By comparing the prediction of the linear regression model and KNN algorithm, it can be seen that the prediction accuracy of the former for Bitcoin is 3.37% higher than that of the latter. In comparison, the prediction accuracy of gold is far lower than that of the latter, with a difference of 7.81%. Compared with linear regression, KNN algorithm prediction is relatively simpler and rougher, but the computational volume also increases. It has been proved that if the linear relationship between the data is obvious, linear regression prediction will be better than that of the KNN algorithm; otherwise, KNN will be better. In addition, with the increase of dimension, KNN algorithm will face more obvious failure problem, namely dimension disaster.

9. Conclusions

In this paper, the machine learning linear regression model based on time series and KNN algorithm are used to model the Bitcoin and gold portfolio transactions so as to obtain the prediction results and determine the best portfolio. In order to evaluate the effect of the model, the goodness-of-fit test is used to determine the weight of price changes, and the investment proportion of gold and Bitcoin is obtained. The experimental results show that our initial amount is positively correlated with the final return, which reflects that our model is relatively stable and reliable and can increase the investment confidence of investors.

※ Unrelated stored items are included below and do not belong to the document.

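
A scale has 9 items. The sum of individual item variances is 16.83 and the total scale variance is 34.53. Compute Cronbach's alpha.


alpha = (k/(k-1)) * (1 - sum(si^2)/s_total^2)
= (9/8) * (1 - 16.83/34.53)
alpha = 0.5767

0.5767


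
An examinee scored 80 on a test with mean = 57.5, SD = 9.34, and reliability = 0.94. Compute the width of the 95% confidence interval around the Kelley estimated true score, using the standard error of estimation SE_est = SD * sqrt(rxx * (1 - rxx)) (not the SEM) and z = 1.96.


True score estimate = 0.94*80 + 0.06*57.5 = 78.65
SE_est = SD * sqrt(rxx * (1 - rxx)) = 9.34 * sqrt(0.94 * 0.06) = 9.34 * sqrt(0.0564) = 2.218127
CI = T_est +/- z * SE_est, so width = 2 * z * SE_est = 2 * 1.96 * 2.218127
Width = 8.6951

8.6951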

The model used in this paper mainly focuses on the price prediction between gold and Bitcoin. In the future, the model could be applied to different financial domains and, with some tweaks to the model architecture, to other emerging industries. In addition, in the context of accelerating globalization of economic and financial markets, there will be more investment into bitcoin, gold, stocks and other financial investment markets in the future. How to improve the model to avoid financial risks is also the next research direction of this paper.